Companies previously considered immune from activist campaigns have come under pressure, driving new public and private deal opportunities for private equity.
By Richard Butterwick, Christopher Drewry, Tom Evans, Harald Selzner, David Walker, Ben Coleman, and Catherine Campbell
US shareholder activists are an established presence in Europe. In 2018, activist campaigns targeted 160 European companies, according to Activist Insight. In the UK, 17 companies faced activist demands in the first quarter of 2019 alone. Activist funds have prompted public company boards to look more critically at their portfolio and product mixes, as well as their geographical footprints, either to avoid activist attention or to respond to activist activity.

M&A activist campaigns that advocate for breakup or take-private transactions create obvious opportunities for PE firms. However, deal teams should take note of both recent activist strategies in the US and developments in the broader activist landscape. In our view, such strategies and developments will likely spread to Europe and create new PE opportunities.

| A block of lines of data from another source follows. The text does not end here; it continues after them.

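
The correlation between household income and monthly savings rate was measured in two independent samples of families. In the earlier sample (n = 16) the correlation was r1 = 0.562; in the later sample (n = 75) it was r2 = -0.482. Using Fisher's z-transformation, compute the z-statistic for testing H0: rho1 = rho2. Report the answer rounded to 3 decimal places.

3.854

z1 = atanh(0.562) = 0.635752,  z2 = atanh(-0.482) = -0.525586
SE = √(1/(n1−3) + 1/(n2−3)) = √(1/13 + 1/72) = √(0.0769231 + 0.0138889) = √0.0908120 = 0.301350
z = (z1 − z2)/SE = (0.635752 − (-0.525586)) / 0.301350 = 1.161338 / 0.301350 = 3.854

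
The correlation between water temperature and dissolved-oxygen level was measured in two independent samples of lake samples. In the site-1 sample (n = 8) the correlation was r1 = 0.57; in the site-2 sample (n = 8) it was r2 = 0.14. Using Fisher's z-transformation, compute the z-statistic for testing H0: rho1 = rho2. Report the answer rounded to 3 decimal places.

0.801

z1 = atanh(0.57) = 0.647523,  z2 = atanh(0.14) = 0.140926
SE = √(1/(n1−3) + 1/(n2−3)) = √(1/5 + 1/5) = √(0.2000000 + 0.2000000) = √0.4000000 = 0.632456
z = (z1 − z2)/SE = (0.647523 − 0.140926) / 0.632456 = 0.506597 / 0.632456 = 0.801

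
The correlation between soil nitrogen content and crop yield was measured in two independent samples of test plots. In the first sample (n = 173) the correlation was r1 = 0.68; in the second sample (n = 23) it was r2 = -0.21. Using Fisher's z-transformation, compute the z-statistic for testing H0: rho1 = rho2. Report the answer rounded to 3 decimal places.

4.409

Fisher z-transforms: z1 = atanh(0.68) = 0.829114, z2 = atanh(-0.21) = -0.213171; difference d = 1.042285
Var(d) = 1/170 + 1/20 = 0.0058824 + 0.0500000 = 0.0558824
z = d/√Var(d) = 1.042285 / √0.0558824 = 1.042285 / 0.236395 = 4.409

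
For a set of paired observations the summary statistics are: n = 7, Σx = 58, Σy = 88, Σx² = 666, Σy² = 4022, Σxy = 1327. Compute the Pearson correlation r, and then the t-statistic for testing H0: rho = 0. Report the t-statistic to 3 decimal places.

3.123

Numerator: nΣxy − (Σx)(Σy) = 7·1327 − (58)(88) = 4185
Denominator: √[(nΣx²−(Σx)²)(nΣy²−(Σy)²)]
  nΣx²−(Σx)² = 7·666 − 3364 = 1298;  nΣy²−(Σy)² = 7·4022 − 7744 = 20410
  √(1298·20410) = √26492180 = 5147.0555
r = 4185 / 5147.0555 = 0.8131
t = r·√(n−2)/√(1−r²) = 0.8131·√5 / √(1−0.661132) = 1.818147 / 0.582124 = 3.123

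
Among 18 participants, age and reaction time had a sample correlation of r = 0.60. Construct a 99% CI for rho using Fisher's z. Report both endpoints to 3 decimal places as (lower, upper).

(0.028, 0.876)

Fisher z: z_r = atanh(r) = ½·ln((1+0.60)/(1−0.60)) = 0.693147
SE(z) = 1/√(n−3) = 1/√15 = 0.258199
99% ⇒ z* = 2.576; margin = 2.576·0.258199 = 0.665121
CI on z-scale: (0.028026, 1.358268)
Back-transform: tanh(0.028026) = 0.028019, tanh(1.358268) = 0.875991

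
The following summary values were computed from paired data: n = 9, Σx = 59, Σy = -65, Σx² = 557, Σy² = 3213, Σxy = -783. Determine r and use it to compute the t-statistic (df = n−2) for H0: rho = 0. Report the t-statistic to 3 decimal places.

S_xy = nΣxy − ΣxΣy = 9·(-783) − 59·(-65) = -7047 − (-3835) = -3212
S_xx = nΣx² − (Σx)² = 9·557 − 59² = 5013 − 3481 = 1532
S_yy = nΣy² − (Σy)² = 9·3213 − (-65)² = 28917 − 4225 = 24692
r = S_xy / √(S_xx·S_yy) = -3212 / √(1532·24692) = -3212 / √37828144 = -3212 / 6150.4588 = -0.5222
t = r·√(n−2)/√(1−r²) = -0.5222·√7 / √(1−0.272693) = -1.381611 / 0.852823 = -1.620

-1.620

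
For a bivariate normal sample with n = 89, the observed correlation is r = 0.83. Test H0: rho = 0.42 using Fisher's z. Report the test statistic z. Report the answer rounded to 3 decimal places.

Fisher z: atanh(0.83) = 1.188136, atanh(0.42) = 0.447692
z = (z_r − z_0)·√(n−3) = (1.188136 − 0.447692)·√86 = 0.740444 · 9.273618 = 6.867

6.867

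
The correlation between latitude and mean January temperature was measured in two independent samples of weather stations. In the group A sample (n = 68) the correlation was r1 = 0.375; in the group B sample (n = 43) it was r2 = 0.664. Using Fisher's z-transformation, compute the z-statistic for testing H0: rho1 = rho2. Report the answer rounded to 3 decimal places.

Fisher z-transforms: z1 = atanh(0.375) = 0.394229, z2 = atanh(0.664) = 0.799934; difference d = -0.405705
Var(d) = 1/65 + 1/40 = 0.0153846 + 0.0250000 = 0.0403846
z = d/√Var(d) = -0.405705 / √0.0403846 = -0.405705 / 0.200959 = -2.019

-2.019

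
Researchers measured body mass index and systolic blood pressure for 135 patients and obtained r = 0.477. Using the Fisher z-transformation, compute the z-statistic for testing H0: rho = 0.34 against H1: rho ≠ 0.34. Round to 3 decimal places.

1.896

z_r = atanh(0.477) = 0.519093,  z_0 = atanh(0.34) = 0.354093
SE = 1/√(n−3) = 1/√132 = 0.087039
z = (z_r − z_0)/SE = (0.519093 − 0.354093) / 0.087039 = 0.165000 / 0.087039 = 1.896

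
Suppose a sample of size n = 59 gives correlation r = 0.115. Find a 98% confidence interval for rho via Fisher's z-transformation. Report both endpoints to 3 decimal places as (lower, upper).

(-0.193, 0.402)

Fisher z: z_r = atanh(r) = ½·ln((1+0.115)/(1−0.115)) = 0.115511
SE(z) = 1/√(n−3) = 1/√56 = 0.133631
98% ⇒ z* = 2.326; margin = 2.326·0.133631 = 0.310826
CI on z-scale: (-0.195315, 0.426337)
Back-transform: tanh(-0.195315) = -0.192869, tanh(0.426337) = 0.402256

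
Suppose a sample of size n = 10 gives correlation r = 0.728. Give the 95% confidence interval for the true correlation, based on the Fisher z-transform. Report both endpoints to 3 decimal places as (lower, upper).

(0.182, 0.931)

Fisher z: z_r = atanh(r) = ½·ln((1+0.728)/(1−0.728)) = 0.924459
SE(z) = 1/√(n−3) = 1/√7 = 0.377964
95% ⇒ z* = 1.960; margin = 1.960·0.377964 = 0.740809
CI on z-scale: (0.183650, 1.665268)
Back-transform: tanh(0.183650) = 0.181613, tanh(1.665268) = 0.930923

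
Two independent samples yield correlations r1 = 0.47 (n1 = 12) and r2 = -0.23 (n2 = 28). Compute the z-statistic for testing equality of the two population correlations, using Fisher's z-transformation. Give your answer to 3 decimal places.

Fisher z-transforms: z1 = atanh(0.47) = 0.510070, z2 = atanh(-0.23) = -0.234189; difference d = 0.744259
Var(d) = 1/9 + 1/25 = 0.1111111 + 0.0400000 = 0.1511111
z = d/√Var(d) = 0.744259 / √0.1511111 = 0.744259 / 0.388730 = 1.915

1.915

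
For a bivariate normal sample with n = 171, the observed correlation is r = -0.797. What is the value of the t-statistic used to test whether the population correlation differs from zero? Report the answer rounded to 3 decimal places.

-17.155

1 − r² = 1 − 0.635209 = 0.364791;  √(1−r²) = 0.603979
√(n−2) = √169 = 13.000000
t = r·√(n−2)/√(1−r²) = -0.797 · 13.000000 / 0.603979 = -17.155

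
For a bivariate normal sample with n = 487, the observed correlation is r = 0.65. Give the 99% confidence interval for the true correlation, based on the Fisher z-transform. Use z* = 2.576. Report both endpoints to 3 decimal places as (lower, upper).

Fisher z: z_r = atanh(r) = ½·ln((1+0.65)/(1−0.65)) = 0.775299
SE(z) = 1/√(n−3) = 1/√484 = 0.045455
99% ⇒ z* = 2.576; margin = 2.576·0.045455 = 0.117092
CI on z-scale: (0.658207, 0.892391)
Back-transform: tanh(0.658207) = 0.577169, tanh(0.892391) = 0.712573

(0.577, 0.713)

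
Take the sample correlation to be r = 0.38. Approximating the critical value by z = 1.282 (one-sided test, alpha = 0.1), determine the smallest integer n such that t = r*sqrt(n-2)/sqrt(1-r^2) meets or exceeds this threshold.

Need r·√(n−2)/√(1−r²) ≥ 1.282
√(n−2) ≥ 1.282·√(1−0.1444) / 0.38 = 1.282·0.924986 / 0.38 = 3.1206
n−2 ≥ 9.7381  ⇒  n ≥ 11.7381
Smallest integer n = 12

12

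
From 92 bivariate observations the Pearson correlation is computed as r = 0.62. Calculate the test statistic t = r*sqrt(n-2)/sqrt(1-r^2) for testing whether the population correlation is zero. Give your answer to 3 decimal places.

7.497

1 − r² = 1 − 0.3844 = 0.6156;  √(1−r²) = 0.784602
√(n−2) = √90 = 9.486833
t = r·√(n−2)/√(1−r²) = 0.62 · 9.486833 / 0.784602 = 7.497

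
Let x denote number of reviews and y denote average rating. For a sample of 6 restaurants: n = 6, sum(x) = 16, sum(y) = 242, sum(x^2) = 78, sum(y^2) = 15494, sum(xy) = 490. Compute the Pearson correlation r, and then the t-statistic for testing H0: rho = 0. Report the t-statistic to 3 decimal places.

Numerator: nΣxy − (Σx)(Σy) = 6·490 − (16)(242) = -932
Denominator: √[(nΣx²−(Σx)²)(nΣy²−(Σy)²)]
  nΣx²−(Σx)² = 6·78 − 256 = 212;  nΣy²−(Σy)² = 6·15494 − 58564 = 34400
  √(212·34400) = √7292800 = 2700.5185
r = -932 / 2700.5185 = -0.3451
t = r·√(n−2)/√(1−r²) = -0.3451·√4 / √(1−0.119094) = -0.690200 / 0.938566 = -0.735

-0.735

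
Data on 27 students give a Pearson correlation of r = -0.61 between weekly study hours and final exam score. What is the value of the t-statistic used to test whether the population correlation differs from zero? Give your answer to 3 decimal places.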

Antitrust authorities are paying closer attention to “common ownership”, the simultaneous ownership of non-controlling stakes in competing companies, with the EU’s Competition Commissioner, Margrethe Vestager, publicly stating that the European Commission is looking “carefully” into the issue. While public companies were the initial focus, we expect that private companies will face a similar level of scrutiny. As co-investment deals and non-controlling acquisitions become more common, deal teams should not assume that acquiring a minority position will mean that antitrust issues cannot arise.